Handling Transient Data Access Errors

  1. Identify the Error: Sometimes, notebooks fail due to transient issues like temporary network problems or external resource unavailability. These errors often include messages like “timeout,” “connection error,” or “resource temporarily unavailable.”

  2. Re-Run the Notebook Execution: If you suspect a transient error, you can re-trigger the CI checks. Typically, you can do this by adding a commit to your PR (even a small change like updating documentation or a comment in your notebook) or by using any re-run functionality provided by the CI system.

Addressing Common Notebook Execution Errors

  1. Requirements Issues: Ensure that all dependencies required by your notebook are correctly listed and available. This includes checking the requirements.txt file or any other dependency management system in use. If a dependency is missing or there’s a version conflict, your notebook might fail to execute properly.

  2. Syntax or Runtime Errors: Review the execution logs for any Python syntax errors or exceptions thrown during runtime. These errors are usually well-documented in the logs, indicating the cell that caused the issue and the traceback.

  3. Output Validation Failures: If your notebook uses output validation (e.g., with pytest nbval), ensure that the outputs in your notebook match the expected results. Fluctuations in data or non-deterministic outputs can cause these checks to fail.
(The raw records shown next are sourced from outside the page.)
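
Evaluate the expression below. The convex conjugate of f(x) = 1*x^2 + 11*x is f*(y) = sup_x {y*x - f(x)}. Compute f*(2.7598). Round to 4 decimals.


f*(y) = sup_x {y*x - a*x^2 - b*x} = sup_x {(y-b)*x - a*x^2}
FOC: (y - b) - 2a*x = 0 => x* = (y - b)/(2a)
x* = (2.7598 - 11)/(2*1) = -4.1201
f*(2.7598) = (y-b)^2/(4a) = (2.7598 - 11)^2/(4*1)
= 67.9009/4 = 16.9752


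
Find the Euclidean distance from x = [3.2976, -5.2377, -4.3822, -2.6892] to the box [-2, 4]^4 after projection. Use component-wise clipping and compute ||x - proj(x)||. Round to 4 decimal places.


Project each component onto [-2, 4].
clip(3.2976) = 3.2976, clip(-5.2377) = -2.0, clip(-4.3822) = -2.0, clip(-2.6892) = -2.0
Projection = [3.2976, -2.0, -2.0, -2.0]
Squared diffs: [0.0, 10.4827, 5.6749, 0.475]
Distance = sqrt(16.6326) = 4.0783


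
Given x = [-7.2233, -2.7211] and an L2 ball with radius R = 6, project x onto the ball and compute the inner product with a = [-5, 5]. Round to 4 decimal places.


Step 1: Compute ||x|| (intermediates to 6 decimals).
||x|| = sqrt((-7.2233)^2 + (-2.7211)^2) = 7.718837
Step 2: Project.
Since ||x|| > R, scale = R/||x|| = 6/7.718837 = 0.777319, proj(x) = scale * x
proj(x) = [-5.614808, -2.115163]
Step 3: Dot product.
a^T * proj(x) = -5*(-5.614808) + 5*(-2.115163) = 17.4982


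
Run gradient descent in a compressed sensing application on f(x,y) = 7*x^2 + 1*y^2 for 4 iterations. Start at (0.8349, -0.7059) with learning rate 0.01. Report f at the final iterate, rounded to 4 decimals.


Gradient descent on f(x,y) = 7*x^2 + 1*y^2.
Starting point: (0.8349, -0.7059), alpha = 0.01
Step 1: grad_x = 2*7*0.8349 = 11.6886, grad_y = 2*1*-0.7059 = -1.4118
  x_1 = 0.8349 - 0.01*11.6886 = 0.718
  y_1 = -0.7059 - 0.01*-1.4118 = -0.6918
Step 2: grad_x = 2*7*0.718 = 10.0522, grad_y = 2*1*-0.6918 = -1.3836
  x_2 = 0.718 - 0.01*10.0522 = 0.6175
  y_2 = -0.6918 - 0.01*-1.3836 = -0.6779
Step 3: grad_x = 2*7*0.6175 = 8.6449, grad_y = 2*1*-0.6779 = -1.3559
  x_3 = 0.6175 - 0.01*8.6449 = 0.531
  y_3 = -0.6779 - 0.01*-1.3559 = -0.6644
Step 4: grad_x = 2*7*0.531 = 7.4346, grad_y = 2*1*-0.6644 = -1.3288
  x_4 = 0.531 - 0.01*7.4346 = 0.4567
  y_4 = -0.6644 - 0.01*-1.3288 = -0.6511
f(0.4567, -0.6511) = 7*0.4567^2 + 1*(-0.6511)^2 = 1.8839


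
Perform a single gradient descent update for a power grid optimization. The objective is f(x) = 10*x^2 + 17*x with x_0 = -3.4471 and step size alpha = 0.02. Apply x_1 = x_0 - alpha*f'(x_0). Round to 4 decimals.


We compute the gradient at x_0 and apply the update.
f'(x) = 20*x + 17
f'(-3.4471) = 20*-3.4471 + 17 = -51.942
x_1 = -3.4471 - 0.02*-51.942 = -2.4083


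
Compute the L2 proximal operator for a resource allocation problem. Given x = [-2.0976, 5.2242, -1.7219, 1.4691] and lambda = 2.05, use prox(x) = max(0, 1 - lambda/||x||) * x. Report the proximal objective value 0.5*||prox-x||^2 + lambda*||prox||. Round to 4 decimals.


Step 1: Compute ||x||.
||x|| = 6.0676
Step 2: Compute scaling factor.
scale = max(0, 1 - 2.05/6.0676) = 0.6621
Step 3: prox(x) = [-1.3889, 3.4591, -1.1401, 0.9727]
||prox(x)|| = 4.0176
Step 4: Proximal objective.
0.5*||prox-x||^2 = 2.1013
lambda*||prox|| = 8.2361
Total = 10.3373


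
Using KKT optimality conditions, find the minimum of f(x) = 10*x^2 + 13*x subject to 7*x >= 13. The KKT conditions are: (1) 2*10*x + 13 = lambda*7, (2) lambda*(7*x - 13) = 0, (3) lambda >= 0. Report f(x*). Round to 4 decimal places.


Step 1: Try lambda = 0 (constraint inactive).
x_unc = -13/(2*10) = -0.65
Check: 7*-0.65 = -4.55 < 13 -- violated!
Step 2: Constraint must be active: 7*x = 13
x* = 13/7 = 1.8571 (rounded; the exact value 13/7 is used below)
lambda = (2*10*(13/7) + 13)/7 = 7.1633
Step 3: Compute optimal value.
f(x*) = 10*(13/7)^2 + 13*(13/7) = 58.6327


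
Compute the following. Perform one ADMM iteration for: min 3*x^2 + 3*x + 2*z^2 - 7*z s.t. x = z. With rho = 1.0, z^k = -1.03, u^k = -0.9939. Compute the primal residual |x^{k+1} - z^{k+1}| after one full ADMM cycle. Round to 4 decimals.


ADMM iteration with rho = 1.0, z^k = -1.03, u^k = -0.9939
Step 1: x-update.
Minimize 3*x^2 + 3*x + (1.0/2)*(x + 1.03 - 0.9939)^2
FOC: (2*3 + 1.0)*x = -3 + 1.0*(-1.03 + 0.9939)
x^{k+1} = -0.4337
Step 2: z-update.
Minimize 2*z^2 - 7*z + (1.0/2)*(-0.4337 - z - 0.9939)^2
FOC: (2*2 + 1.0)*z = 7 + 1.0*(-0.4337 - 0.9939)
z^{k+1} = 1.1145
Step 3: u-update.
u^{k+1} = -0.9939 - 0.4337 - 1.1145 = -2.5421
Step 4: Primal residual = |-0.4337 - 1.1145| = 1.5482


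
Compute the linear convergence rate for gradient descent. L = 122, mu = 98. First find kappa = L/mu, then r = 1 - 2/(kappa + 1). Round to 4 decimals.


Step 1: Compute the condition number.
kappa = L/mu = 122/98 = 1.2449
Step 2: Compute the convergence rate.
r = 1 - 2/(kappa + 1) = 1 - 2*mu/(L + mu) = (L - mu)/(L + mu) = 24/220 = 0.1091


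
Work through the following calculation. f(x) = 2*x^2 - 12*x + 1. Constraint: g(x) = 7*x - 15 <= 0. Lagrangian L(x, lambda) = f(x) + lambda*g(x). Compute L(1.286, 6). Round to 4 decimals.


Step 1: Evaluate f(x).
f(1.286) = 2*1.286^2 - 12*1.286 + 1 = -11.1244
Step 2: Evaluate g(x).
g(1.286) = 7*1.286 - 15 = -5.998
Step 3: Compute Lagrangian.
L = -11.1244 + 6*-5.998 = -47.1124


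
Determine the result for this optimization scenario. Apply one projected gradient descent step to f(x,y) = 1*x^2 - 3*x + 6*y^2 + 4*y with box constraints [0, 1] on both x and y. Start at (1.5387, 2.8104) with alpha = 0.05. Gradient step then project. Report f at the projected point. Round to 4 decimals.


Step 1: Compute gradient at (1.5387, 2.8104).
grad_x = 2*1*1.5387 - 3 = 0.0774
grad_y = 2*6*2.8104 + 4 = 37.7248
Step 2: Gradient step.
x_raw = 1.5387 - 0.05*0.0774 = 1.5348
y_raw = 2.8104 - 0.05*37.7248 = 0.9242
Step 3: Project onto [0, 1].
x_proj = clip(1.5348) = 1.0
y_proj = clip(0.9242) = 0.9242
Step 4: Evaluate f.
f(1.0, 0.9242) = 6.8211


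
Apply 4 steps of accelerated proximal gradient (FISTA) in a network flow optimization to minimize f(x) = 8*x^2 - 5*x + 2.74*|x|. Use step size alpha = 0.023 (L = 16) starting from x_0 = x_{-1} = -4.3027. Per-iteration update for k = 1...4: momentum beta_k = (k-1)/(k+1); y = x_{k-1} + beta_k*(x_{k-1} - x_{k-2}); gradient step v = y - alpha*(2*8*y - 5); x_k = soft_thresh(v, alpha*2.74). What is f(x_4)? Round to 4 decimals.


FISTA on f(x) = 8*x^2 - 5*x + 2.74*|x|
L = 16, alpha = 0.023
Iteration 1: beta = 0.0, y = -4.3027 + 0.0*(-4.3027 + 4.3027) = -4.3027
  grad(y) = -73.8432, v = y - alpha*grad = -2.6043
  prox(v) = soft_thresh(-2.6043, 0.063) = -2.5413
Iteration 2: beta = 0.3333, y = -2.5413 + 0.3333*(-2.5413 + 4.3027) = -1.9541
  grad(y) = -36.2664, v = y - alpha*grad = -1.12
  prox(v) = soft_thresh(-1.12, 0.063) = -1.057
Iteration 3: beta = 0.5, y = -1.057 + 0.5*(-1.057 + 2.5413) = -0.3149
  grad(y) = -10.0378, v = y - alpha*grad = -0.084
  prox(v) = soft_thresh(-0.084, 0.063) = -0.021
Iteration 4: beta = 0.6, y = -0.021 + 0.6*(-0.021 + 1.057) = 0.6006
  grad(y) = 4.6104, v = y - alpha*grad = 0.4946
  prox(v) = soft_thresh(0.4946, 0.063) = 0.4316
f(x_4) = 8*0.4316^2 - 5*0.4316 + 2.74*|0.4316| = 0.5148


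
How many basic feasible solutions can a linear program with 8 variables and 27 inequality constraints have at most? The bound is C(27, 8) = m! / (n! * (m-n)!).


Each vertex corresponds to some choice of n active constraints out of m, so the number of vertices is at most C(m, n) = m! / (n!(m-n)!).
m = 27, n = 8
Numerator: 27 * 26 * 25 * 24 * 23 * 22 * 21 * 20
Denominator: 8! = 40320
C(27, 8) = 2220075


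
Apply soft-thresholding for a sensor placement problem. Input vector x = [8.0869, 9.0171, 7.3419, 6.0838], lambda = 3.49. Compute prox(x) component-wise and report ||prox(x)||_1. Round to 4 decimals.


Soft-thresholding with lambda = 3.49:
prox(8.0869) = sign(8.0869)*max(|8.0869| - 3.49, 0) = 4.5969
prox(9.0171) = sign(9.0171)*max(|9.0171| - 3.49, 0) = 5.5271
prox(7.3419) = sign(7.3419)*max(|7.3419| - 3.49, 0) = 3.8519
prox(6.0838) = sign(6.0838)*max(|6.0838| - 3.49, 0) = 2.5938
prox(x) = [4.5969, 5.5271, 3.8519, 2.5938]
||prox(x)||_1 = 4.5969 + 5.5271 + 3.8519 + 2.5938 = 16.5697


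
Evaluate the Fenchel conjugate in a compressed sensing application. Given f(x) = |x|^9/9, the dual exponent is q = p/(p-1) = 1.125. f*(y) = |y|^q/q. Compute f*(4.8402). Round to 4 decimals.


The conjugate exponent q satisfies 1/p + 1/q = 1.
p = 9, so q = 9/(9 - 1) = 1.125
|y|^q = 4.8402^1.125 = 5.8948
f*(4.8402) = 5.8948 / 1.125 = 5.2398


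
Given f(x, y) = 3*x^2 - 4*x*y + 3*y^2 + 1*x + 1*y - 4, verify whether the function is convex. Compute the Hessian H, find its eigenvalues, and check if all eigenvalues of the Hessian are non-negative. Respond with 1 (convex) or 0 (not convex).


The Hessian of f(x,y) = 3*x^2 - 4*x*y + 3*y^2 + 1*x + 1*y - 4 is:
H = [[6, -4], [-4, 6]]
Trace = 6 + 6 = 12
Determinant = 6*6 - (-4)^2 = 20
Discriminant = (12)^2 - 4*20 = 64.0
Eigenvalues: lambda_1 = 2.0, lambda_2 = 10.0
The function is convex.

1


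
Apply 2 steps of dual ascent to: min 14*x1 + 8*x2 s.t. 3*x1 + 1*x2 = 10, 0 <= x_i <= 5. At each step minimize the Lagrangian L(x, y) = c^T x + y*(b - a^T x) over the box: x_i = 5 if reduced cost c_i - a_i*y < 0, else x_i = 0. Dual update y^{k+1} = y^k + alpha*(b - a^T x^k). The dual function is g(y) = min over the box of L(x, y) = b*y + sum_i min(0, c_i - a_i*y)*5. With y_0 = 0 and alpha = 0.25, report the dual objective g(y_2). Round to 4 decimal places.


Dual ascent for LP: min 14*x1 + 8*x2, 3*x1 + 1*x2 = 10, 0 <= x_i <= 5
Step 1: y^k = 0.0, reduced costs: (14.0, 8.0)
  x^k = (0.0, 0.0), subgradient = b - a^T x = 10.0
  y^{k+1} = 0.0 + 0.25*10.0 = 2.5
Step 2: y^k = 2.5, reduced costs: (6.5, 5.5)
  x^k = (0.0, 0.0), subgradient = b - a^T x = 10.0
  y^{k+1} = 2.5 + 0.25*10.0 = 5.0
Dual objective at y_2 = 5.0: reduced costs (-1.0, 3.0), box minimizer x = (5.0, 0.0)
g(y_2) = b*y + (c1 - a1*y)*x1 + (c2 - a2*y)*x2 = 10*5.0 + (-1.0)*5.0 + 3.0*0.0 = 50.0 - 5.0 + 0.0 = 45.0


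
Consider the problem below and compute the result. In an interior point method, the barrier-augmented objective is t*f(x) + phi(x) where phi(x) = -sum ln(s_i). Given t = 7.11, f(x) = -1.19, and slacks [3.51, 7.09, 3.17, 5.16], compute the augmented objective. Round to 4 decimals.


Step 1: Compute log-barrier.
ln values: [1.2556, 1.9587, 1.1537, 1.6409]
phi = -(1.2556 + 1.9587 + 1.1537 + 1.6409) = -6.009
Step 2: Compute augmented objective.
t*f(x) = 7.11*-1.19 = -8.4609
Total = -8.4609 - 6.009 = -14.4699


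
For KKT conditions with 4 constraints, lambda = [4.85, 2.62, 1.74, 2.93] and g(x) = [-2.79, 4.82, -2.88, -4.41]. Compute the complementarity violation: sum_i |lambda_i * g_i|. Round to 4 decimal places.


KKT complementary slackness check:
lambda_1 * g_1 = 4.85 * -2.79 = -13.5315
lambda_2 * g_2 = 2.62 * 4.82 = 12.6284
lambda_3 * g_3 = 1.74 * -2.88 = -5.0112
lambda_4 * g_4 = 2.93 * -4.41 = -12.9213
Total violation = 13.5315 + 12.6284 + 5.0112 + 12.9213 = 44.0924


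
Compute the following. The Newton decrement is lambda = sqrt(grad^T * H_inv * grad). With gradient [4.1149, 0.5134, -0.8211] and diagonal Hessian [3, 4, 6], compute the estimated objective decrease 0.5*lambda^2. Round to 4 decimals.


Step 1: H is diagonal, so H^(-1) * g = [1.3716, 0.1284, -0.1369].
Step 2: g^T H^(-1) g = sum_i g_i^2 / H_ii
  = (4.1149)^2/3 + (0.5134)^2/4 + (-0.8211)^2/6
  = 5.6441 + 0.0659 + 0.1124 = 5.8224
Step 3: Objective decrease = 0.5 * g^T H^(-1) g = 2.9112


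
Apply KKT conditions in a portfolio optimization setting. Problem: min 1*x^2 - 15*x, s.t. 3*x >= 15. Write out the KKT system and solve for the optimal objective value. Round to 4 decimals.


Step 1: Try lambda = 0 (constraint inactive).
Stationarity: 2*1*x - 15 = 0
x* = 15/(2*1) = 7.5
Check constraint: 3*7.5 = 22.5 >= 15 -- satisfied.
Step 2: Compute optimal value.
f(x*) = 1*7.5^2 - 15*7.5 = -56.25


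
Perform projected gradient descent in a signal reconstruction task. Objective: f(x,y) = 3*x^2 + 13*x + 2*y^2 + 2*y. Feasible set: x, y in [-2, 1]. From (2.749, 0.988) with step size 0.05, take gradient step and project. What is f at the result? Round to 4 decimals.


Step 1: Compute gradient at (2.749, 0.988).
grad_x = 2*3*2.749 + 13 = 29.494
grad_y = 2*2*0.988 + 2 = 5.952
Step 2: Gradient step.
x_raw = 2.749 - 0.05*29.494 = 1.2743
y_raw = 0.988 - 0.05*5.952 = 0.6904
Step 3: Project onto [-2, 1].
x_proj = clip(1.2743) = 1.0
y_proj = clip(0.6904) = 0.6904
Step 4: Evaluate f.
f(1.0, 0.6904) = 18.3341


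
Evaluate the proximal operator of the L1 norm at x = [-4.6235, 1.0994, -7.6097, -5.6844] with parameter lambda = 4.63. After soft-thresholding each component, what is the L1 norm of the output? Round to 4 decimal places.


Soft-thresholding with lambda = 4.63:
prox(-4.6235) = sign(-4.6235)*max(|-4.6235| - 4.63, 0) = 0.0
prox(1.0994) = sign(1.0994)*max(|1.0994| - 4.63, 0) = 0.0
prox(-7.6097) = sign(-7.6097)*max(|-7.6097| - 4.63, 0) = -2.9797
prox(-5.6844) = sign(-5.6844)*max(|-5.6844| - 4.63, 0) = -1.0544
prox(x) = [0.0, 0.0, -2.9797, -1.0544]
||prox(x)||_1 = 0.0 + 0.0 + 2.9797 + 1.0544 = 4.0341


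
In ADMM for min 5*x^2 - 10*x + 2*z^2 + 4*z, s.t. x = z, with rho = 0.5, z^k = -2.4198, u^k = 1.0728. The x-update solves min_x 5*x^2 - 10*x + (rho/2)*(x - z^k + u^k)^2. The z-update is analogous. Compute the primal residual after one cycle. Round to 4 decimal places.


ADMM iteration with rho = 0.5, z^k = -2.4198, u^k = 1.0728
Step 1: x-update.
Minimize 5*x^2 - 10*x + (0.5/2)*(x + 2.4198 + 1.0728)^2
FOC: (2*5 + 0.5)*x = 10 + 0.5*(-2.4198 - 1.0728)
x^{k+1} = 0.7861
Step 2: z-update.
Minimize 2*z^2 + 4*z + (0.5/2)*(0.7861 - z + 1.0728)^2
FOC: (2*2 + 0.5)*z = -4 + 0.5*(0.7861 + 1.0728)
z^{k+1} = -0.6823
Step 3: u-update.
u^{k+1} = 1.0728 + 0.7861 + 0.6823 = 2.5412
Step 4: Primal residual = |0.7861 + 0.6823| = 1.4684


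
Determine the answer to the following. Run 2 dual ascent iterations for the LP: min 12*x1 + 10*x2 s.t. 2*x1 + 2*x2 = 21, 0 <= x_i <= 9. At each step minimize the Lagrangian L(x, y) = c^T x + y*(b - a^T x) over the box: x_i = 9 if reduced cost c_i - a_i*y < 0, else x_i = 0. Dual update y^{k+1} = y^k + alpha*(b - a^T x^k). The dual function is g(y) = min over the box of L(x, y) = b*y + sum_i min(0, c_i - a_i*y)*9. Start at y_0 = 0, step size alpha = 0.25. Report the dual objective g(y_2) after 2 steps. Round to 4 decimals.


Dual ascent for LP: min 12*x1 + 10*x2, 2*x1 + 2*x2 = 21, 0 <= x_i <= 9
Step 1: y^k = 0.0, reduced costs: (12.0, 10.0)
  x^k = (0.0, 0.0), subgradient = b - a^T x = 21.0
  y^{k+1} = 0.0 + 0.25*21.0 = 5.25
Step 2: y^k = 5.25, reduced costs: (1.5, -0.5)
  x^k = (0.0, 9.0), subgradient = b - a^T x = 3.0
  y^{k+1} = 5.25 + 0.25*3.0 = 6.0
Dual objective at y_2 = 6.0: reduced costs (0.0, -2.0), box minimizer x = (0.0, 9.0)
g(y_2) = b*y + (c1 - a1*y)*x1 + (c2 - a2*y)*x2 = 21*6.0 + 0.0*0.0 + (-2.0)*9.0 = 126.0 + 0.0 - 18.0 = 108.0


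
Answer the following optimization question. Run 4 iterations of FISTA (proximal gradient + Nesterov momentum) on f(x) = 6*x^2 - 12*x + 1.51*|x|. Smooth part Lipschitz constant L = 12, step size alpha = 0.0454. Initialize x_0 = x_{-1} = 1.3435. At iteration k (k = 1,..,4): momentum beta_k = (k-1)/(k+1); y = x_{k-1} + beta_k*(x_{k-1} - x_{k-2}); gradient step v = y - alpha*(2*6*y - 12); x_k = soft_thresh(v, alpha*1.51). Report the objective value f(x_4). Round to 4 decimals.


FISTA on f(x) = 6*x^2 - 12*x + 1.51*|x|
L = 12, alpha = 0.0454
Iteration 1: beta = 0.0, y = 1.3435 + 0.0*(1.3435 - 1.3435) = 1.3435
  grad(y) = 4.122, v = y - alpha*grad = 1.1564
  prox(v) = soft_thresh(1.1564, 0.0686) = 1.0878
Iteration 2: beta = 0.3333, y = 1.0878 + 0.3333*(1.0878 - 1.3435) = 1.0026
  grad(y) = 0.0309, v = y - alpha*grad = 1.0012
  prox(v) = soft_thresh(1.0012, 0.0686) = 0.9326
Iteration 3: beta = 0.5, y = 0.9326 + 0.5*(0.9326 - 1.0878) = 0.855
  grad(y) = -1.7397, v = y - alpha*grad = 0.934
  prox(v) = soft_thresh(0.934, 0.0686) = 0.8655
Iteration 4: beta = 0.6, y = 0.8655 + 0.6*(0.8655 - 0.9326) = 0.8252
  grad(y) = -2.0982, v = y - alpha*grad = 0.9204
  prox(v) = soft_thresh(0.9204, 0.0686) = 0.8519
f(x_4) = 6*0.8519^2 - 12*0.8519 + 1.51*|0.8519| = -4.582


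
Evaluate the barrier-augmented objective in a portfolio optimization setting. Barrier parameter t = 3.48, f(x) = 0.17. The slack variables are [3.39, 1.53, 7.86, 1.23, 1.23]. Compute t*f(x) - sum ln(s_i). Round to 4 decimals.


Step 1: Compute log-barrier.
ln values: [1.2208, 0.4253, 2.0618, 0.207, 0.207]
phi = -(1.2208 + 0.4253 + 2.0618 + 0.207 + 0.207) = -4.1219
Step 2: Compute augmented objective.
t*f(x) = 3.48*0.17 = 0.5916
Total = 0.5916 - 4.1219 = -3.5303


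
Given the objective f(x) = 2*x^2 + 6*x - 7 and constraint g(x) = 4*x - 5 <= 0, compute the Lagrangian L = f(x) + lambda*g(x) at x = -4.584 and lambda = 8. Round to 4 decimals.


Step 1: Evaluate f(x).
f(-4.584) = 2*(-4.584)^2 + 6*(-4.584) - 7 = 7.5221
Step 2: Evaluate g(x).
g(-4.584) = 4*-4.584 - 5 = -23.336
Step 3: Compute Lagrangian.
L = 7.5221 + 8*-23.336 = -179.1659


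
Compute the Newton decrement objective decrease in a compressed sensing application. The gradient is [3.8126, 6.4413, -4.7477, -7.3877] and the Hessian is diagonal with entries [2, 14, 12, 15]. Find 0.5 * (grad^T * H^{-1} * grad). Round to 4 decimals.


Step 1: H is diagonal, so H^(-1) * g = [1.9063, 0.4601, -0.3956, -0.4925].
Step 2: g^T H^(-1) g = sum_i g_i^2 / H_ii
  = (3.8126)^2/2 + (6.4413)^2/14 + (-4.7477)^2/12 + (-7.3877)^2/15
  = 7.268 + 2.9636 + 1.8784 + 3.6385 = 15.7485
Step 3: Objective decrease = 0.5 * g^T H^(-1) g = 7.8742


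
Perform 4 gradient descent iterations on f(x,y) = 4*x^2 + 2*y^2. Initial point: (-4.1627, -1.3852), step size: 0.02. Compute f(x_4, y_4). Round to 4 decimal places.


Gradient descent on f(x,y) = 4*x^2 + 2*y^2.
Starting point: (-4.1627, -1.3852), alpha = 0.02
Step 1: grad_x = 2*4*-4.1627 = -33.3016, grad_y = 2*2*-1.3852 = -5.5408
  x_1 = -4.1627 - 0.02*-33.3016 = -3.4967
  y_1 = -1.3852 - 0.02*-5.5408 = -1.2744
Step 2: grad_x = 2*4*-3.4967 = -27.9733, grad_y = 2*2*-1.2744 = -5.0975
  x_2 = -3.4967 - 0.02*-27.9733 = -2.9372
  y_2 = -1.2744 - 0.02*-5.0975 = -1.1724
Step 3: grad_x = 2*4*-2.9372 = -23.4976, grad_y = 2*2*-1.1724 = -4.6897
  x_3 = -2.9372 - 0.02*-23.4976 = -2.4672
  y_3 = -1.1724 - 0.02*-4.6897 = -1.0786
Step 4: grad_x = 2*4*-2.4672 = -19.738, grad_y = 2*2*-1.0786 = -4.3146
  x_4 = -2.4672 - 0.02*-19.738 = -2.0725
  y_4 = -1.0786 - 0.02*-4.3146 = -0.9923
f(-2.0725, -0.9923) = 4*(-2.0725)^2 + 2*(-0.9923)^2 = 19.1504


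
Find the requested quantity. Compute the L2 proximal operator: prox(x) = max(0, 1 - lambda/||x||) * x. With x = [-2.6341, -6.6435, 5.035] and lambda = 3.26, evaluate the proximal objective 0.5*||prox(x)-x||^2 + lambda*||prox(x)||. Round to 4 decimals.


Step 1: Compute ||x||.
||x|| = 8.7422
Step 2: Compute scaling factor.
scale = max(0, 1 - 3.26/8.7422) = 0.6271
Step 3: prox(x) = [-1.6518, -4.1661, 3.1574]
||prox(x)|| = 5.4822
Step 4: Proximal objective.
0.5*||prox-x||^2 = 5.3138
lambda*||prox|| = 17.872
Total = 23.1857


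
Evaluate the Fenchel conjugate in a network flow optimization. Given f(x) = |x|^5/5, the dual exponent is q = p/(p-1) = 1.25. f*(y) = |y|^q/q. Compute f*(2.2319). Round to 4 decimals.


The conjugate exponent q satisfies 1/p + 1/q = 1.
p = 5, so q = 5/(5 - 1) = 1.25
|y|^q = 2.2319^1.25 = 2.728
f*(2.2319) = 2.728 / 1.25 = 2.1824


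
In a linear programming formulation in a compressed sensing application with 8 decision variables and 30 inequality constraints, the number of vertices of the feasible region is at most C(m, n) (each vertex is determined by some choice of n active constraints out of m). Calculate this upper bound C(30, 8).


Each vertex corresponds to some choice of n active constraints out of m, so the number of vertices is at most C(m, n) = m! / (n!(m-n)!).
m = 30, n = 8
Numerator: 30 * 29 * 28 * 27 * 26 * 25 * 24 * 23
Denominator: 8! = 40320
C(30, 8) = 5852925


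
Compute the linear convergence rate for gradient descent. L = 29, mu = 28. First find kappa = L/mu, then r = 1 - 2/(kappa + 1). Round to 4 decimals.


Step 1: Compute the condition number.
kappa = L/mu = 29/28 = 1.0357
Step 2: Compute the convergence rate.
r = 1 - 2/(kappa + 1) = 1 - 2*mu/(L + mu) = (L - mu)/(L + mu) = 1/57 = 0.0175


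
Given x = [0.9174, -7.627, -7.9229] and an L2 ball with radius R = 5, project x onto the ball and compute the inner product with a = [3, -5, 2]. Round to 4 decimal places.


Step 1: Compute ||x|| (intermediates to 6 decimals).
||x|| = sqrt(0.9174^2 + (-7.627)^2 + (-7.9229)^2) = 11.035628
Step 2: Project.
Since ||x|| > R, scale = R/||x|| = 5/11.035628 = 0.453078, proj(x) = scale * x
proj(x) = [0.415654, -3.455626, -3.589692]
Step 3: Dot product.
a^T * proj(x) = 3*0.415654 - 5*(-3.455626) + 2*(-3.589692) = 11.3457


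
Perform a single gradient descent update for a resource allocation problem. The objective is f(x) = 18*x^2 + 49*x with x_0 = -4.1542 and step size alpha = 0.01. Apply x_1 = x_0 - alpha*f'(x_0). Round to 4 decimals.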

  4. Security Issues: The Bandit security check might flag potentially insecure code. Review the Bandit report linked in the PR checks section and address any highlighted issues.

General Tips for Troubleshooting

  • Local Testing: Before submitting your PR, run your notebook locally from start to finish in a clean environment. This can help catch issues early on.

  • Isolate Changes: If you’re having trouble identifying the cause of a failure, try isolating changes to see if a specific modification is causing the issue.

  • Seek Help: If you’re stuck, don’t hesitate to ask for help in the PR comments. The project maintainers or other contributors might offer valuable insights.

Remember, troubleshooting CI issues is often a process of trial and error. Patience and persistence are key to resolving these challenges and successfully contributing to the project.

Conclusion

This CI system offers a streamlined, automated process for managing and maintaining Jupyter notebooks. Your role as a contributor is vital in upholding the quality and functionality of these notebooks.